QUEL KAMIKAZE DELLA PORTA ACCANTO
di MAGDI ALLAM
Per fortuna non c’è stata la strage. A causa del dilettantismo dell’aspirante kamikaze e grazie al tempestivo intervento dei vigili del fuoco. Ma ora è chiaro che l’intenzione del marocchino Mostafà Chaouki era di mietere il maggior numero di vittime tra gli avventori del McDrive alle porte di Brescia domenica scorsa.
La lettera inviata alla Questura di Brescia con cui legittima l’estremo sacrificio come una protesta contro la presenza militare italiana in Iraq conferma ciò che lasciavano supporre un insieme di indizi sulla modalità dell’attentato e la tipologia del bersaglio. Sin dalle prime ore è emerso il comprensibile orientamento delle autorità di pubblica sicurezza a tenere basso il profilo dell’evento. Perché è prioritario salvaguardare la tranquillità e la stabilità del fronte interno. Così come da parte dei magistrati inquirenti si tende a porre in evidenza il quadro psichico dell’attentatore. Arrivando a sostenere che l’allarmismo sarebbe ingiustificato perché ci troviamo di fronte a una «situazione psicologica anomala», che ha prodotto una «azione isolatissima e non facilmente ripetibile».
Ovviamente questo è l’auspicio di tutti. Tuttavia dal momento che stiamo parlando di un terrorismo suicida che massacra indiscriminatamente gli «infedeli» e gli «apostati», è fondamentale calarci nella mente e nell’animo dei suoi autori. Per capirne la realtà così come loro la percepiscono, non come ce la immaginiamo noi con i nostri parametri logici.
Ebbene dall’identikit tracciato dagli inquirenti e dai familiari, che fa emergere la realtà di un attentatore sostanzialmente laico, si conferma come il «martirio» non sia affatto una prerogativa dei gruppi terroristici islamici, ma sia stato elevato a un valore trasversale che raccoglie proseliti anche in ambienti non tradizionalmente religiosi. È una realtà affermatasi in Palestina sin dall’inizio del 2001 e che ha avuto il suo momento culminante con le stragi dell’11 settembre in America. Il capo del commando di 19 dirottatori kamikaze, Mohammad Atta, è l’emblema del laico che sposa l’integralismo islamico attraverso la fede nel «martirio».

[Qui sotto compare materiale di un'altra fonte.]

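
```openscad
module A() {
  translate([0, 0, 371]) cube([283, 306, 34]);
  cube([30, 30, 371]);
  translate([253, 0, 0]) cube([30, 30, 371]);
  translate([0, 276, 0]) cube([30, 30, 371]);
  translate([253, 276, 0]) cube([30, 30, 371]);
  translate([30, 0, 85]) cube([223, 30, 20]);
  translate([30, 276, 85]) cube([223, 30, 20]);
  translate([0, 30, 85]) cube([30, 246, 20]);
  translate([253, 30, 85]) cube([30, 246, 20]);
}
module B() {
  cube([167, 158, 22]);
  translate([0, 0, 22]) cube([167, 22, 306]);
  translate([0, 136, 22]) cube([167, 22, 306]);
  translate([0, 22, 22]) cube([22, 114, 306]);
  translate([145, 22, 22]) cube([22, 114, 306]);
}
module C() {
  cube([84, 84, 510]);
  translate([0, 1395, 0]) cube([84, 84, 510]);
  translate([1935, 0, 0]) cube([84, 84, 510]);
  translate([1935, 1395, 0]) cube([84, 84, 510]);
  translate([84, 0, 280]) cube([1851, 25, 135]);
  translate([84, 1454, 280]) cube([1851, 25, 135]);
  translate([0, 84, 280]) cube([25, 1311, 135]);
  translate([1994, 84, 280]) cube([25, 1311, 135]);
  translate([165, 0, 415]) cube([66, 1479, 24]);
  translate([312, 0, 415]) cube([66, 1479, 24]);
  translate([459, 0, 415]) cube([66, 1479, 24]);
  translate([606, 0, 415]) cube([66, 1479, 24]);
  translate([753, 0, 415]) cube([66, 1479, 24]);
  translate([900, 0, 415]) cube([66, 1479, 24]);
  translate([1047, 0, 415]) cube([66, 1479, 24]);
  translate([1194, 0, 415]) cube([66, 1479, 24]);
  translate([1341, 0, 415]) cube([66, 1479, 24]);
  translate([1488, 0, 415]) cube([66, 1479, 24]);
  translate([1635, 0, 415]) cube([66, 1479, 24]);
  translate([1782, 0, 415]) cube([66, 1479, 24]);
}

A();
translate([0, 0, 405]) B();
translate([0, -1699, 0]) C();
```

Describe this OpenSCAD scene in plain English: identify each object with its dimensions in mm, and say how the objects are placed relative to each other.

A is a four-legged stool. The seat is 283×306 mm, 34 mm thick, top at z = 405 mm. It stands on four square legs, each 30×30 mm in cross-section, from z = 0 to the seat underside, each flush with a corner of the seat. Four stretchers, 30 mm wide and 20 mm tall, connect adjacent legs with their undersides at z = 85 mm, each running between the inner faces of the legs it joins and aligned with the legs' outer faces on the other axis.

B is an open-topped rectangular box: outside dimensions 167×158×328 mm, with a uniform wall and base thickness of 22 mm. The base is a full 167×158 slab on the floor; four walls sit on top of the base. The front and back walls (the −y and +y sides) span the full width; the two side walls fit between them.

C is a bed frame 2019 mm long (x) by 1479 mm wide (y). Four 84×84 mm corner posts, 510 mm tall, at the corners of the footprint. Four rails of 25 mm thickness and 135 mm height run between adjacent posts with their undersides at z = 280 mm, their outer faces flush with the outside of the frame (the two x-running rails run between the posts' inner faces; the two y-running rails run between the posts' inner faces). 12 slats, each 66 mm wide (x) and 24 mm thick, lie across the top of the two x-running rails, running the full 1479 mm width of the frame in y; the slats are evenly spaced along x between the inner faces of the end posts with equal gaps (rounded down to the nearest mm) at the −x end and between each pair — any rounding remainder accumulates at the +x end.

The open box is on top of the stool. The bed frame is on the floor beside the stool on its −y side.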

Alla base di questa conversione c’è la crisi di identità degli immigrati che si sentono esclusi o rifiutano il sistema di valori dell’Occidente. Anche la situazione di Chaouki presenta un cocktail di emarginazione sociale, precarietà affettiva e crisi di identità. Non è un caso che i burattinai del terrore vengano ad arruolare gli aspiranti combattenti e i kamikaze islamici in Europa. Il nostro continente si sta rivelando un florido terreno di coltura dell’estremismo sia religioso sia laico, dando vita a una ideologia trasversale i cui capisaldi sono l’antiamericanismo e l’antiebraismo. Ciò che importante comprendere che Chaouki e Atta non sono dei casi singoli. Bensì il sintomo di una realtà più diffusa.
Ugualmente l’azione individuale non significa affatto che è «anomala». Casomai l’anomalia risiede nella nostra concezione tradizionale del «gruppo terroristico». Al riguardo la normativa giuridica italiana è in sintonia con la «Posizione comune» adottata dal Consiglio Europeo il 27 dicembre 2001. Dove per «gruppo terroristico» s’intende «l’associazione strutturata, e cioè non costituita fortuitamente per la commissione estemporanea di un reato, di più di due persone che agisce in modo concertato allo scopo di commettere atti terroristici». Ebbene questa nozione lascia aperti dei varchi per l’attività di singoli elementi fanatici con vocazione suicida che potrebbero anche non avere rapporti formali e organici con una organizzazione terroristica comunemente intesa. E che comunque agiscono in solitudine nella fase esecutiva e terminale dell’attentato. Ciò è quanto è probabilmente accaduto nel caso di Chaouki. E che impone a tutti la comprensione della specificità di questo terrorismo globalizzato che è al contempo religioso e laico, di gruppo o singolo. Ma che soprattutto è un terrorismo che ha messo radici a casa nostra.